“快起來,告訴本府發生了何事?”
此時的胡惟庸一身正氣,臉上寫滿了嫉惡如仇。
鴇兒從地上爬起來,倏地一指許青,“就是他,他趁夜將奴家怡紅院裏的五個頭牌窯姐兒全搶了去。”
胡惟庸:(⊙o⊙)…
“你說什麽?”
胡惟庸此刻腦瓜子嗡嗡的,一時間有些反應不過來。
“大人,他將奴家的幾個頭牌窯姐兒全偷走了。”鴇兒一臉悲憤,“大人若是不信,咱們可以上他這怡情樓裏去看,若奴家有半句謊言甘願受罰。”
“啊這……”
胡惟庸轉頭望向許青,後者仰臉望天,一副事不關己的模樣。
見這架勢,胡惟庸哪裏還不明白,但讓他治許青的罪,給他一萬個膽子也不敢啊!
“這裏麵是不是有什麽誤會?”胡惟庸皺著眉道,“你且仔細說說。”
鴇兒恨恨的瞪了許青一眼,而後將當晚許青偷人的事情一五一十地講了出來。
胡惟庸仔細聆聽,企圖雞蛋裏挑骨頭,為許青找說辭,可聽到最後也找不到一點兒毛病。
這下,他也犯了難。
樓上怡情的人先後走了出來,一見這情況,有意無意地圍上來繼續吃瓜。
鴇兒見這麽多人圍觀,更是有恃無恐,立即施展拿手好戲,哭!
“大人呀,你可得為奴家做主啊!”
巴拉巴拉……
眾人聽了個大概,不由對許青更是‘刮目相看’。
這樣的事兒他們還是頭一次聽說,同行搶生意倒是還能理解,可你去同行那裏偷人就過分了吧。

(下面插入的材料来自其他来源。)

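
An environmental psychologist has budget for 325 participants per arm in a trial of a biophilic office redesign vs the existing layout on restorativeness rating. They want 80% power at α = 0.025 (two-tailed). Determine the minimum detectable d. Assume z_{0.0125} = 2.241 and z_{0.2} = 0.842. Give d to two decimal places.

For two independent groups of n = 325 each: d_min = (z_{α/2} + z_β)·√(2/n).
z-sum = 2.241 + 0.842 = 3.083.
d_min = 3.083 × √(2/325) = 3.083 × 0.0784 = 0.242.

d_min ≈ 0.24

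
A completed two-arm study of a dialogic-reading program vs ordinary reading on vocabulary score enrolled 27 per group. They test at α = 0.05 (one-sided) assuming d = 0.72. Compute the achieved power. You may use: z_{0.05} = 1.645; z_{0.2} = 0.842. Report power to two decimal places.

For two equal groups, power = Φ(d·√(n/2) − z_{α}).
d·√(n/2) = 0.72 × √(27/2) = 0.72 × 3.674 = 2.645.
z_β = 2.645 − 1.645 = 1.000.
Power = Φ(1.000) = 0.841.

power ≈ 0.84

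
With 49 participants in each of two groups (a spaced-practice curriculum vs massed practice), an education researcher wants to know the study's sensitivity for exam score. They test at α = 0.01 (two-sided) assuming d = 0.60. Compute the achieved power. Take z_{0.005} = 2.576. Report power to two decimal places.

power ≈ 0.65

For two equal groups, power = Φ(d·√(n/2) − z_{α/2}).
d·√(n/2) = 0.60 × √(49/2) = 0.60 × 4.950 = 2.970.
z_β = 2.970 − 2.576 = 0.394.
Power = Φ(0.394) = 0.653.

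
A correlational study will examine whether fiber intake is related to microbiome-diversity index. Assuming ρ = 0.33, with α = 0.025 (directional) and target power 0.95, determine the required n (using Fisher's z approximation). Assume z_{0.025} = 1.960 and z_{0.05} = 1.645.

Fisher's z: C = ½·ln((1+r)/(1−r)) = ½·ln(1.9851) = 0.3428.
n = ((z_{α} + z_β)/C)² + 3.
(1.960 + 1.645) / 0.3428 = 3.605 / 0.3428 = 10.516.
n = 10.516² + 3 = 110.59 + 3 = 113.6.
Round up.

n = 114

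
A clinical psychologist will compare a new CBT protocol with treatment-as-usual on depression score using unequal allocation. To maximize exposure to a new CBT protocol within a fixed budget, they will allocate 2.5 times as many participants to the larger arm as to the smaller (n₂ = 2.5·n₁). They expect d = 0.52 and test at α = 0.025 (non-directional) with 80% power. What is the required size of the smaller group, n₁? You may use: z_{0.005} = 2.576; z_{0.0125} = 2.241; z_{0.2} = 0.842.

With allocation ratio k = n₂/n₁ = 2.5, Var(x̄₁−x̄₂) = σ²(1/n₁ + 1/(k·n₁)) = σ²·(k+1)/(k·n₁).
So n₁ = (1 + 1/k)·((z_{α/2} + z_β)/d)² = 1.400 × (3.083/0.52)².
n₁ = 1.400 × 35.15 = 49.2.
Round up: n₁ = 50, giving n₂ = 2.5 × 50 = 125.

n₁ = 50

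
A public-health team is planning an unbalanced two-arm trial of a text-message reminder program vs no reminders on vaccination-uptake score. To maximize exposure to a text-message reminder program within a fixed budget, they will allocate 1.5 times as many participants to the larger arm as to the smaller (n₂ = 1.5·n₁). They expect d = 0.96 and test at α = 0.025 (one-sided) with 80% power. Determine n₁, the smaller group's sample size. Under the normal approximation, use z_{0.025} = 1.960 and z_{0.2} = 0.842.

n₁ = 15

With allocation ratio k = n₂/n₁ = 1.5, Var(x̄₁−x̄₂) = σ²(1/n₁ + 1/(k·n₁)) = σ²·(k+1)/(k·n₁).
So n₁ = (1 + 1/k)·((z_{α} + z_β)/d)² = 1.667 × (2.802/0.96)².
n₁ = 1.667 × 8.52 = 14.2.
Round up: n₁ = 15, giving n₂ = ⌈1.5 × 15⌉ = ⌈22.5⌉ = 23.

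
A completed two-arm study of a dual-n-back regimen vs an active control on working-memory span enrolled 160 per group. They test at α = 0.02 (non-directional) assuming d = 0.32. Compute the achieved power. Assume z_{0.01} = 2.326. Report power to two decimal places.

power ≈ 0.70

For two equal groups, power = Φ(d·√(n/2) − z_{α/2}).
d·√(n/2) = 0.32 × √(160/2) = 0.32 × 8.944 = 2.862.
z_β = 2.862 − 2.326 = 0.536.
Power = Φ(0.536) = 0.704.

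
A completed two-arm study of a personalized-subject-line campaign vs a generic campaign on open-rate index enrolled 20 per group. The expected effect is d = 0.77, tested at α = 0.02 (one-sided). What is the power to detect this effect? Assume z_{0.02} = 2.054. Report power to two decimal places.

power ≈ 0.65

For two equal groups, power = Φ(d·√(n/2) − z_{α}).
d·√(n/2) = 0.77 × √(20/2) = 0.77 × 3.162 = 2.435.
z_β = 2.435 − 2.054 = 0.381.
Power = Φ(0.381) = 0.648.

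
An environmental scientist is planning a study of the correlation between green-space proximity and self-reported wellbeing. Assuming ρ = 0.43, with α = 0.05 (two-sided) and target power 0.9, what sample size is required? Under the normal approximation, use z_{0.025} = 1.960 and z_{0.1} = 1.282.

n = 53

Fisher's z: C = ½·ln((1+r)/(1−r)) = ½·ln(2.5088) = 0.4599.
n = ((z_{α/2} + z_β)/C)² + 3.
(1.960 + 1.282) / 0.4599 = 3.242 / 0.4599 = 7.049.
n = 7.049² + 3 = 49.69 + 3 = 52.7.
Round up.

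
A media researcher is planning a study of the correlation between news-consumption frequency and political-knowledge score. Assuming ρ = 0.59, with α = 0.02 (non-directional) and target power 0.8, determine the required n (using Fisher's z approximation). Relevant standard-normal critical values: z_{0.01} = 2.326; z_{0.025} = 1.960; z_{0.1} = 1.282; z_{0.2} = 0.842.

Fisher's z: C = ½·ln((1+r)/(1−r)) = ½·ln(3.8780) = 0.6777.
n = ((z_{α/2} + z_β)/C)² + 3.
(2.326 + 0.842) / 0.6777 = 3.168 / 0.6777 = 4.675.
n = 4.675² + 3 = 21.85 + 3 = 24.9.
Round up.

n = 25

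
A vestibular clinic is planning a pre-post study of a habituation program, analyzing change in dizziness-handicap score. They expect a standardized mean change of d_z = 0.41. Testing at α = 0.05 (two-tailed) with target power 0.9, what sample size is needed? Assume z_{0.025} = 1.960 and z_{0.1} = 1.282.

For a paired (one-sample on differences) test: n = ((z_{α/2} + z_β) / d)².
z_{α/2} + z_β = 1.960 + 1.282 = 3.242.
n = (3.242 / 0.41)² = 7.907² = 62.53.
Round up.

n = 63 pairs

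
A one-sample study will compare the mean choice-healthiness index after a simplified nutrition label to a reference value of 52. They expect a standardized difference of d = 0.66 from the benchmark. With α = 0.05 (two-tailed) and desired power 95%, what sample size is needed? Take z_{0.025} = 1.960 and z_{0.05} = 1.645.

For a one-sample test: n = ((z_{α/2} + z_β) / d)².
z_{α/2} + z_β = 1.960 + 1.645 = 3.605.
n = (3.605 / 0.66)² = 5.462² = 29.83.
Round up.

n = 30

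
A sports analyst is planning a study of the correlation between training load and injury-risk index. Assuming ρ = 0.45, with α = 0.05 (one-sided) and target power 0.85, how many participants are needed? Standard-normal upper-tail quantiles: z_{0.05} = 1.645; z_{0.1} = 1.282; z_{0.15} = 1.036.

n = 34

Fisher's z: C = ½·ln((1+r)/(1−r)) = ½·ln(2.6364) = 0.4847.
n = ((z_{α} + z_β)/C)² + 3.
(1.645 + 1.036) / 0.4847 = 2.681 / 0.4847 = 5.531.
n = 5.531² + 3 = 30.59 + 3 = 33.6.
Round up.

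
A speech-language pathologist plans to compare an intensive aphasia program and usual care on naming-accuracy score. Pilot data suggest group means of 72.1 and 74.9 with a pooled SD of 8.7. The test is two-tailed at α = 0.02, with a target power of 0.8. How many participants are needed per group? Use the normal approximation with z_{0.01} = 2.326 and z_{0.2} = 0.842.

n = 194 per group

Cohen's d = |M₁ − M₂| / SD_pooled = |72.1 − 74.9| / 8.7 = 2.8 / 8.7 = 0.322.
For two independent groups with equal n: n = 2·((z_{α/2} + z_β) / d)².
z_{α/2} + z_β = 2.326 + 0.842 = 3.168.
n = 2 × (3.168 / 0.322)² = 2 × 9.839² = 2 × 96.80 = 193.6.
Round up to the next whole participant.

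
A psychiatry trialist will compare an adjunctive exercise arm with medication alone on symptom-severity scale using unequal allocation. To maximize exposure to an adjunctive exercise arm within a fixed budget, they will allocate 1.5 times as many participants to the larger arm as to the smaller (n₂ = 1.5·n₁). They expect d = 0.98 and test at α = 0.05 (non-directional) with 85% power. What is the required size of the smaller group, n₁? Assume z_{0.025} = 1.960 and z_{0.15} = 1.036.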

胡惟庸一臉為難,當著這麽多人的麵,他也不好直接包庇。
有心想跟許青求證一下,哪怕後者滿口胡謅,他也會昧著良心相信,可許青顯然不想昧著良心說謊,可把胡惟庸給愁壞了。
怎麽辦?
胡惟庸比許青這個當事人還愁,周圍人看到這一幕,心裏更是堅定怡情樓上麵有著一位大人物。